How to know when it’s time
While there’s no hard and fast age when a toddler is ready to graduate from his crib to a big-kid bed, most kids make the transition between the ages of 2 and 4.
Safety concerns are the biggest reason to make the switch. If your child is continually trying to crawl out of his crib, it’s time to say bye-bye to the crib and hello to the big-kid bed.
Many times, parents are motivated to make the transition, even if their child has shown no signs of readiness, because another sibling is on the way. If this is your situation, begin the process 2 to 3 months before the new baby is scheduled to arrive. You don’t want to give your toddler the sense that he’s being displaced.
“The biggest thing to remember is you don’t want to make a lot of transitions at once,” said Dr. Raizman. “If you’re in the midst of potty training, for example, hold off on the transition to the regular bed. It’s too much change and stress on your child at once.”
Easing the transition
If you and your child are ready to make the switch, Dr. Raizman offers tips to help make the transition a smooth one.

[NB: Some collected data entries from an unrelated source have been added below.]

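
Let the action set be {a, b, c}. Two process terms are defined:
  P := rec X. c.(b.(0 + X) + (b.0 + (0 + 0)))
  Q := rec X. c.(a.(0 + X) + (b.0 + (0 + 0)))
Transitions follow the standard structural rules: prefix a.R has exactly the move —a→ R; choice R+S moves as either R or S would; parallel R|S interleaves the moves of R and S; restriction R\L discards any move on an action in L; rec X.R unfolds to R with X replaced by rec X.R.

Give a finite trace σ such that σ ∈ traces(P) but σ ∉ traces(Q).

cbc

P's transition system — 4 states:
  s0 = rec X. c.(b.(0 + X) + (b.0 + (0 + 0))) → ··c··> s1
  s1 = b.(0 + (rec X. c.(b.(0 + X) + (b.0 + (0 + 0))))) + (b.0 + (0 + 0)) → ··b··> s2, ··b··> s3
  s2 = 0 → ∅
  s3 = 0 + (rec X. c.(b.(0 + X) + (b.0 + (0 + 0)))) → ··c··> s1
Q's transition system — 4 states:
  t0 = rec X. c.(a.(0 + X) + (b.0 + (0 + 0))) → ··c··> t1
  t1 = a.(0 + (rec X. c.(a.(0 + X) + (b.0 + (0 + 0))))) + (b.0 + (0 + 0)) → ··a··> t2, ··b··> t3
  t2 = 0 + (rec X. c.(a.(0 + X) + (b.0 + (0 + 0)))) → ··c··> t1
  t3 = 0 → ∅
Run σ = ⟨cbc⟩ on P: start {s0}
  after c @ step 1: {s1}
  after b @ step 2: {s2, s3}
  after c @ step 3: {s1}
  P completes σ.
Run σ = ⟨cbc⟩ on Q: start {t0}
  after c @ step 1: {t1}
  after b @ step 2: {t3}
  after c @ step 3: no successor for Q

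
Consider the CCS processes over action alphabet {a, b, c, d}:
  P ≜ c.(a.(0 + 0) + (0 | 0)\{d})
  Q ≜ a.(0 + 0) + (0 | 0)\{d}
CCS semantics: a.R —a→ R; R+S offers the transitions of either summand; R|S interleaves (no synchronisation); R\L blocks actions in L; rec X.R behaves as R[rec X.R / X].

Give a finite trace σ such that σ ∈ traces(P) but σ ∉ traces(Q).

c

P's transition system — 3 states:
  m0 = c.(a.(0 + 0) + (0 | 0)\{d}) | ··c··> m1
  m1 = a.(0 + 0) + (0 | 0)\{d} | ··a··> m2
  m2 = 0 + 0 | stopped
Q's transition system — 2 states:
  n0 = a.(0 + 0) + (0 | 0)\{d} | ··a··> n1
  n1 = 0 + 0 | stopped
Executing c from P (initial set {m0}):
  after c @ step 1: {m1}
  P completes σ.
Executing c from Q (initial set {n0}):
  after c @ step 1: ∅  — Q cannot continue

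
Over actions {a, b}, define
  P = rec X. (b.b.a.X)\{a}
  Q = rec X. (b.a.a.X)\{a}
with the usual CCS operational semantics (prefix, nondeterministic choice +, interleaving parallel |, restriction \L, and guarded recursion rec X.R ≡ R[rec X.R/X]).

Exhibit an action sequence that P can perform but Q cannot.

LTS(P): 3 reachable states
  m0 = rec X. (b.b.a.X)\{a} | --b--▸ m1
  m1 = (b.a.(rec X. (b.b.a.X)\{a}))\{a} | --b--▸ m2
  m2 = (a.(rec X. (b.b.a.X)\{a}))\{a} | ·
LTS(Q): 2 reachable states
  n0 = rec X. (b.a.a.X)\{a} | --b--▸ n1
  n1 = (a.a.(rec X. (b.a.a.X)\{a}))\{a} | ·
Trace ⟨bb⟩ through P, begin at {m0}:
  after b @ step 1: {m1}
  after b @ step 2: {m2}
  ✓ P
Trace ⟨bb⟩ through Q, begin at {n0}:
  after b @ step 1: {n1}
  after b @ step 2: ∅  — Q cannot continue

bb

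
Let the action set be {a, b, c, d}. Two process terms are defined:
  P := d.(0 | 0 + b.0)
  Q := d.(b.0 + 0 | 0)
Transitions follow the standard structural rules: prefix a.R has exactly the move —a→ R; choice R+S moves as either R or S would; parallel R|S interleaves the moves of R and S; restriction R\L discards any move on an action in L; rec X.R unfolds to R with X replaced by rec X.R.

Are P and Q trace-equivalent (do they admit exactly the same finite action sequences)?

trace-equivalent

LTS(P): 3 reachable states
  m0 = d.(0 | 0 + b.0) | -d-> m1
  m1 = 0 | 0 + b.0 | -b-> m2
  m2 = 0 | stopped
LTS(Q): 3 reachable states
  n0 = d.(b.0 + 0 | 0) | -d-> n1
  n1 = b.0 + 0 | 0 | -b-> n2
  n2 = 0 | stopped
Coarsest stable partition (strong bisimilarity classes):
  B0 = {m0, n0}
  B1 = {m1, n1}
  B2 = {m2, n2}
m0 ∈ B0, n0 ∈ B0 → same block
Bisimilar ⇒ trace-equivalent.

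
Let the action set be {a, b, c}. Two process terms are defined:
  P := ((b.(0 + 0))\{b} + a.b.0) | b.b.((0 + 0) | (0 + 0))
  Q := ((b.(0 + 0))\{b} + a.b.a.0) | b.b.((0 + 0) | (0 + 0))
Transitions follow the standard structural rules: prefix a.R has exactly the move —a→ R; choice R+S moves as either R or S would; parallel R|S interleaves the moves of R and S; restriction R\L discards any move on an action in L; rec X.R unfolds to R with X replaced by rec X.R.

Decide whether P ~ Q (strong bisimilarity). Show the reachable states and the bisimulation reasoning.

P ≁ Q

P's transition system — 9 states:
  u0 = ((b.(0 + 0))\{b} + a.b.0) | b.b.((0 + 0) | (0 + 0)) | --a--▸ u1, --b--▸ u2
  u1 = b.0 | b.b.((0 + 0) | (0 + 0)) | --b--▸ u3, --b--▸ u4
  u2 = ((b.(0 + 0))\{b} + a.b.0) | b.((0 + 0) | (0 + 0)) | --a--▸ u4, --b--▸ u5
  u3 = 0 | b.b.((0 + 0) | (0 + 0)) | --b--▸ u6
  u4 = b.0 | b.((0 + 0) | (0 + 0)) | --b--▸ u6, --b--▸ u7
  u5 = ((b.(0 + 0))\{b} + a.b.0) | ((0 + 0) | (0 + 0)) | --a--▸ u7
  u6 = 0 | b.((0 + 0) | (0 + 0)) | --b--▸ u8
  u7 = b.0 | ((0 + 0) | (0 + 0)) | --b--▸ u8
  u8 = 0 | ((0 + 0) | (0 + 0)) | stopped
Q's transition system — 12 states:
  v0 = ((b.(0 + 0))\{b} + a.b.a.0) | b.b.((0 + 0) | (0 + 0)) | --a--▸ v1, --b--▸ v2
  v1 = b.a.0 | b.b.((0 + 0) | (0 + 0)) | --b--▸ v3, --b--▸ v4
  v2 = ((b.(0 + 0))\{b} + a.b.a.0) | b.((0 + 0) | (0 + 0)) | --a--▸ v4, --b--▸ v5
  v3 = a.0 | b.b.((0 + 0) | (0 + 0)) | --a--▸ v6, --b--▸ v7
  v4 = b.a.0 | b.((0 + 0) | (0 + 0)) | --b--▸ v7, --b--▸ v8
  v5 = ((b.(0 + 0))\{b} + a.b.a.0) | ((0 + 0) | (0 + 0)) | --a--▸ v8
  v6 = 0 | b.b.((0 + 0) | (0 + 0)) | --b--▸ v9
  v7 = a.0 | b.((0 + 0) | (0 + 0)) | --a--▸ v9, --b--▸ v10
  v8 = b.a.0 | ((0 + 0) | (0 + 0)) | --b--▸ v10
  v9 = 0 | b.((0 + 0) | (0 + 0)) | --b--▸ v11
  v10 = a.0 | ((0 + 0) | (0 + 0)) | --a--▸ v11
  v11 = 0 | ((0 + 0) | (0 + 0)) | stopped
Coarsest stable partition (strong bisimilarity classes):
  B0 = {u0}
  B1 = {u2}
  B2 = {u5}
  B3 = {u6, u7, v9}
  B4 = {u8, v11}
  B5 = {u3, u4, v6}
  B6 = {u1}
  B7 = {v0}
  B8 = {v1}
  B9 = {v3}
  B10 = {v7}
  B11 = {v10}
  B12 = {v4}
  B13 = {v8}
  B14 = {v2}
  B15 = {v5}
u0 ∈ B0, v0 ∈ B7 → different blocks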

- Get your toddler involved: Allow your child to take some ownership of the transition. Take her shopping with you to help pick out the new bed and bedding. Personalize the space with her favorite stuffed animals. Giving her the opportunity to choose how the bed will look and feel hands her some control of the situation, not to mention gets her excited about the change.
- Practice with role-play: A few nights before the big transition, practice what it will look like with your child’s favorite stuffed animal to show them it’s not scary. Show him how to sleep with a pillow and what the bedtime routine will look like.

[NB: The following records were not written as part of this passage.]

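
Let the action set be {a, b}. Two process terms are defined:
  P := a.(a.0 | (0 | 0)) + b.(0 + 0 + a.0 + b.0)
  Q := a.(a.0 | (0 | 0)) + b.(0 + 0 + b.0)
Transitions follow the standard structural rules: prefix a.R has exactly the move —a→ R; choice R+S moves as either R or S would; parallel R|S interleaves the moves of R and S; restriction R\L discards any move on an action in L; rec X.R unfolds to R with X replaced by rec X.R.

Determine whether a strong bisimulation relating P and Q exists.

P's transition system — 5 states:
  p0 = a.(a.0 | (0 | 0)) + b.(0 + 0 + a.0 + b.0) | =a=> p1, =b=> p2
  p1 = a.0 | (0 | 0) | =a=> p3
  p2 = 0 + 0 + a.0 + b.0 | =a=> p4, =b=> p4
  p3 = 0 | (0 | 0) | deadlocked
  p4 = 0 | deadlocked
Q's transition system — 5 states:
  q0 = a.(a.0 | (0 | 0)) + b.(0 + 0 + b.0) | =a=> q1, =b=> q2
  q1 = a.0 | (0 | 0) | =a=> q3
  q2 = 0 + 0 + b.0 | =b=> q4
  q3 = 0 | (0 | 0) | deadlocked
  q4 = 0 | deadlocked
Partition-refinement fixed point:
  B0 = {p0}
  B1 = {p1, q1}
  B2 = {p3, p4, q3, q4}
  B3 = {p2}
  B4 = {q0}
  B5 = {q2}
p0 ∈ B0, q0 ∈ B4 → different blocks

not bisimilar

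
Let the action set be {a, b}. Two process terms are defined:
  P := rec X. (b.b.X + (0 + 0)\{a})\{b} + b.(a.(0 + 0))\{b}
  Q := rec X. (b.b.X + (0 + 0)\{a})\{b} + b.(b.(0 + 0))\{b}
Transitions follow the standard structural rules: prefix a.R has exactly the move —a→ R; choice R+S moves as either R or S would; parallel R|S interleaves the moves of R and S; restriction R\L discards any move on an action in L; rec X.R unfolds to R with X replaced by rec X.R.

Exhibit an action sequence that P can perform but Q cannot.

ba

LTS(P): 3 reachable states
  s0 = rec X. (b.b.X + (0 + 0)\{a})\{b} + b.(a.(0 + 0))\{b} → ··b··> s1
  s1 = (a.(0 + 0))\{b} → ··a··> s2
  s2 = (0 + 0)\{b} → ∅
LTS(Q): 2 reachable states
  t0 = rec X. (b.b.X + (0 + 0)\{a})\{b} + b.(b.(0 + 0))\{b} → ··b··> t1
  t1 = (b.(0 + 0))\{b} → ∅
Run σ = ⟨ba⟩ on P: start {s0}
  after b @ step 1: {s1}
  after a @ step 2: {s2}
  ✓ P
Run σ = ⟨ba⟩ on Q: start {t0}
  after b @ step 1: {t1}
  after a @ step 2: no successor for Q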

- Reading books is a great way to introduce the transition. Point out characters in the book that are bravely moving on to a regular bed.
- Start with naptime: Let your tot “practice” napping in his new digs to feel more comfortable with it. Once you establish naptime in the big-kid bed, try nighttime on for size.
- Keep a set bedtime routine: Make sure your child’s bedtime routine is strong and consistent before you attempt to make the transition. When it’s time to make the switch, follow that exact same ritual right down to the number of stories you read to the white-noise machine. The only change should be the actual bed. Also, if she has a comfort item she sleeps with, make sure that goes with her.
- Use a night-light: Especially if the bed is in another room, using a night-light can help ease his fears. Kids may feel more exposed without the bed rails, so making the room feel as cozy as possible with soft, filtered light can help them still feel that sense of security.
- Enforce the bedtime rules: If your child tries to climb out of bed when you leave the room, be firm and consistent. Tell her it’s bedtime and she needs to stay in bed. If necessary, calmly return your toddler to bed as many times as it takes. Keep it as boring and emotionless as possible and eventually she’ll get the point.
Change is hard — even for adults — so be sure to show empathy to your toddler. Let him know you understand it’s difficult and that you’ll be there every step of the way. Patience is everything during these major changes.
“It’s a transition and it will be difficult at first,” said Dr. Raizman. “The first 3 to 4 nights parents probably won’t get a whole lot of sleep. Just keep putting the toddler back in bed and eventually he will love it, feel grown up and good about having his own bed.”